È il signore delle grandi invernali sugli Ottomila, ma non punta il dito sul caldo. Simone Moro, alpinista, pilota, scrittore e soprattutto cantore - le sue Orobie nel cuore - di tutte le montagne italiane, ha una idea precisa sulla tragedia della Marmolada.
Moro, quanto centrano caldo e riscaldamento globale e quanto eventuali imprudenze dell'uomo?
«Guai a cercare un colpevole. A meno di non scrivere tutti i nostri nomi e cognomi. O siamo tutti colpevoli o non lo è nessuno».
Quindi è stato un evento imprevedibile?
«Si, come un sisma. Non dobbiamo cercare inadempienze e responsabilità solo per lavarci la coscienza.

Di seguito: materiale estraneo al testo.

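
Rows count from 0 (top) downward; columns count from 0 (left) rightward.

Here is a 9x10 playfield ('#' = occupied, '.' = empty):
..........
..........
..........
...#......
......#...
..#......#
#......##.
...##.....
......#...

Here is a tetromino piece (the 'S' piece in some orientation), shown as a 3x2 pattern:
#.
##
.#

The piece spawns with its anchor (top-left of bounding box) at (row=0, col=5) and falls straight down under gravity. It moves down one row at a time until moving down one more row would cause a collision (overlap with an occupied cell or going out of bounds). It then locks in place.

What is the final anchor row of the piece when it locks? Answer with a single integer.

Answer: 1

Derivation:
Spawn at (row=0, col=5). Try each row:
  row 0: fits
  row 1: fits
  row 2: blocked -> lock at row 1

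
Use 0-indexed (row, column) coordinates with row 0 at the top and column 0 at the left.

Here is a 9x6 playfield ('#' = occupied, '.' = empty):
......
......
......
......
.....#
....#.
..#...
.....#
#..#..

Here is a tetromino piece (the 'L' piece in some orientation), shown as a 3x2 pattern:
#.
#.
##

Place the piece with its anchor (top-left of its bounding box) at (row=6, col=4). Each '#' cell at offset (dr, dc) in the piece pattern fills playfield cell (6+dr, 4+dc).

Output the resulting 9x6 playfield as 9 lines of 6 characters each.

Answer: ......
......
......
......
.....#
....#.
..#.#.
....##
#..###

Derivation:
Fill (6+0,4+0) = (6,4)
Fill (6+1,4+0) = (7,4)
Fill (6+2,4+0) = (8,4)
Fill (6+2,4+1) = (8,5)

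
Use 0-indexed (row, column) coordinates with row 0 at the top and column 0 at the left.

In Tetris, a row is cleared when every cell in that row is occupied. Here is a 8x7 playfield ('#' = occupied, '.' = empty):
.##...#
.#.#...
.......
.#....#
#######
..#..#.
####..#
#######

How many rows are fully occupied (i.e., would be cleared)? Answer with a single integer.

Check each row:
  row 0: 4 empty cells -> not full
  row 1: 5 empty cells -> not full
  row 2: 7 empty cells -> not full
  row 3: 5 empty cells -> not full
  row 4: 0 empty cells -> FULL (clear)
  row 5: 5 empty cells -> not full
  row 6: 2 empty cells -> not full
  row 7: 0 empty cells -> FULL (clear)
Total rows cleared: 2

Answer: 2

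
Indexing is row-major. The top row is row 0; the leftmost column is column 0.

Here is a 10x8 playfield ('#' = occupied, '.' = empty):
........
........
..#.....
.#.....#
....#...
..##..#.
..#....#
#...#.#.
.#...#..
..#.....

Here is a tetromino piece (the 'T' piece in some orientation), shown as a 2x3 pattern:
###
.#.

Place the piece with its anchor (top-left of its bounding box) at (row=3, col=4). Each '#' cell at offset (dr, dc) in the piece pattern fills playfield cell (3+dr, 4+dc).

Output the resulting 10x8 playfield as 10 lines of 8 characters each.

Answer: ........
........
..#.....
.#..####
....##..
..##..#.
..#....#
#...#.#.
.#...#..
..#.....

Derivation:
Fill (3+0,4+0) = (3,4)
Fill (3+0,4+1) = (3,5)
Fill (3+0,4+2) = (3,6)
Fill (3+1,4+1) = (4,5)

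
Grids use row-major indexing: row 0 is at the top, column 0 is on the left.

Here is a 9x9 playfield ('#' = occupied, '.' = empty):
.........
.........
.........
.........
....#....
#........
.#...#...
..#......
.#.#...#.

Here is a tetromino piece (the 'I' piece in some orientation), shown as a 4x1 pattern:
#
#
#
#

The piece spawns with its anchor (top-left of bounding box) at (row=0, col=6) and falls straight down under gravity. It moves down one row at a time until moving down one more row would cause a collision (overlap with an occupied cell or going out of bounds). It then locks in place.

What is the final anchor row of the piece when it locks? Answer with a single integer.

Spawn at (row=0, col=6). Try each row:
  row 0: fits
  row 1: fits
  row 2: fits
  row 3: fits
  row 4: fits
  row 5: fits
  row 6: blocked -> lock at row 5

Answer: 5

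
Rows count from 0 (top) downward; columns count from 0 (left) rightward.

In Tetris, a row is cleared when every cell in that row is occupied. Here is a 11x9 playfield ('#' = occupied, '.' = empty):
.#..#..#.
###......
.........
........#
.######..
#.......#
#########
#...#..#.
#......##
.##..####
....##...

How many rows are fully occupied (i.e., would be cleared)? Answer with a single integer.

Check each row:
  row 0: 6 empty cells -> not full
  row 1: 6 empty cells -> not full
  row 2: 9 empty cells -> not full
  row 3: 8 empty cells -> not full
  row 4: 3 empty cells -> not full
  row 5: 7 empty cells -> not full
  row 6: 0 empty cells -> FULL (clear)
  row 7: 6 empty cells -> not full
  row 8: 6 empty cells -> not full
  row 9: 3 empty cells -> not full
  row 10: 7 empty cells -> not full
Total rows cleared: 1

Answer: 1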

Là sotto sono rimaste persone troppo diverse, per provenienza, preparazione, velleità ed età per poter dire che è stato l'uomo a sottovalutare le condizioni o che altri uomini avrebbero potuto prevedere, chiudere, limitare».
Però c'era un caldo anomalo
«Sotto e sopra la calotta che si è staccata si è camminato fino a due giorni fa e lo si farà di nuovo in futuro. Poteva cedere prima, mai o più avanti. Senza che si potesse prevedere. Che in montagna anzi in ogni angolo del pianeta - faccia sempre più caldo è un dato di fatto. Spostiamo, però, l'attenzione dal ghiacciaio: il crollo ha innescato una valanga - fra rocce, ghiaccio e detriti - così ampia da coinvolgere non solo quel paio di cordate impegnate sulla via normale alla vetta, ma anche intere famiglie che facevano un pic nic su sentieri più semplici ed escursionisti che non stavano azzardando oltre i loro limiti. Ci sono bambini e guide alpine. È una tragedia totale, trasversale. Le Dolomiti, con la loro formazione antichissima da tempo sono interessate da questi crolli. Questo è stato enorme e terrificante».
Quindi nessuna «leggerezza» umana?
«Facciamo un esempio: un conto è l'imprudenza di uno o più alpinisti che si infilano per una via sotto un seracco notoriamente pendente e in bilico con neve così marcia da sembrare poltiglia sotto i ramponi. E già non è questo il caso della Marmolada. Tutto un altro conto è, invece, una fetta di montagna che si stacca, travolge ogni cosa, alterando per sempre la fisionomia di una valle. Se il crollo fosse stato poco più ampio magari la valanga poteva arrivare fino al parcheggio, al lago e al passo Fedaia e colpire qualche auto. Che cosa avremmo detto? Che si dovevano chiudere anche le strade alle auto?».
Montagna e mare non si possono chiudere.
«Esatto: lì sotto sarebbe morto anche l'alpinista più preparato. Anche Simone Moro. È come la livella: siamo tutti uguali e questa situazione riguarda le Alpi, ma anche l'Himalaya. Vi ho trascorso, come ogni anno, buona parte dell'inverno e poi la primavera per il mio lavoro di pilota. Sa che cosa vedo? Il campo base dell'Everest è nello stesso luogo da 70 anni e non è frequentato da improvvisati. Eppure ci sono ormai crolli anche li».
La natura è padrona di casa e per bussare alla sua porta che atteggiamento dobbiamo tenere tanto più oggi?
«Lasciando da parte eventi eccezionali come questi, dobbiamo prendere atto che il mondo sta cambiando e che anche stare al sole in riva al mare con 38 gradi oggi è più pericoloso. Intendo dire che noi dobbiamo impegnarci non solo informandoci e allenandoci per le passioni che vogliamo seguire. Dobbiamo cambiare atteggiamento nella quotidianità: ridurre le comodità e gli sprechi. Meno ascensore e più scale, fare domani una doccia più rapida di ieri, evitare aria condizionata e riscaldamento a palla. Oggi è il giorno del dolore, ma questo è un contributo piccolo ma concreto che ognuno di noi può dare. A meno che».
Tutti o nessuno?
«Altrimenti sarà sempre colpa di tutti e di nessuno».